I am not sure about that grease, although it is silicone, I believe it is quite a liquid consistency and may keep running out of your seal. Try https://www.performancelinebearings.com/product/bosch-silicone-grease/ or https://www.performancelinebearings.com/product/150/

I am in the EU (well for the next few months anyway!)

Not sure what you mean by "ratchet for gedoras"?


----------



## TomazO (Feb 29, 2016)

Bearing Man said:


> I am not sure about that grease, although it is silicone, I believe it is quite a liquid consistency and may keep running out of your seal. Try https://www.performancelinebearings.com/product/bosch-silicone-grease/ or https://www.performancelinebearings.com/product/150/
> 
> I am in the EU (well for the next few months anyway!)
> 
> Not sure what you mean by "ratchet for gedoras"?
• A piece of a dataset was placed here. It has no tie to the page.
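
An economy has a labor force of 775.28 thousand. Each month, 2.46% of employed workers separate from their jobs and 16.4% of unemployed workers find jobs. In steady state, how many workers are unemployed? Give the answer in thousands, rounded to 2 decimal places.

Steady-state unemployment rate u* = s/(s+f) = 2.46/(2.46+16.4) = 0.130435.
Unemployed = u* × labor force = 0.130435 × 775.28 ≈ 101.12 thousand.

About 101.12 thousand are unemployed in steady state.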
Thank you for suggestions. 
For "ratched for gedoras" i had this in mind:
https://www.njuskalo.hr/image-w920x...c-gedora-kljuc-7-19-akcija-slika-73858855.jpg

And that Puller for Bosch e-bike lock-ring/locking ring can be used with that handle to unscrew the crank.


----------



## Bearing Man (Oct 9, 2018)

TomazO said:


> Thank you for suggestions.
> For "ratched for gedoras" i had this in mind:
> https://www.njuskalo.hr/image-w920x...c-gedora-kljuc-7-19-akcija-slika-73858855.jpg
> 
> And that Puller for Bosch e-bike lock-ring/locking ring can be used with that handle to unscrew the crank.
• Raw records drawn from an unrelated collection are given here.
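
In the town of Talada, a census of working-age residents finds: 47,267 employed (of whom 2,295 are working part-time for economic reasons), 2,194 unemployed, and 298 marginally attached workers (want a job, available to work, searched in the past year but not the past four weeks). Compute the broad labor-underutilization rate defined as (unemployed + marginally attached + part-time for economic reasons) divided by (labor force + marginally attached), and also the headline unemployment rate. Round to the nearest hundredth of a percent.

Broad underutilization rate ≈ 9.62%; headline unemployment rate ≈ 4.44%.

Labor force = 47,267 + 2,194 = 49,461.
Numerator = 2,194 + 298 + 2,295 = 4,787.
Denominator = 49,461 + 298 = 49,759.
Broad rate = 4,787 / 49,759 = 9.62%.
Headline unemployment rate = 2,194 / 49,461 = 4.44%.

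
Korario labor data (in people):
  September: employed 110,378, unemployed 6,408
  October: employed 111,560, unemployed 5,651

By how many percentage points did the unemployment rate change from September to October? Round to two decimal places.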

No! And stay away from those silly socket things! :nono: You need a propper crank puller. google, ISIS Crank puller. 
Take a look at the begining of my video for removing the cranks http://forums.mtbr.com/newreply.php?do=newreply&p=13860675
There are other video's on youtube that are a bit clearer, just search YouTube for Bosch ebike crank removal. :thumbsup:


----------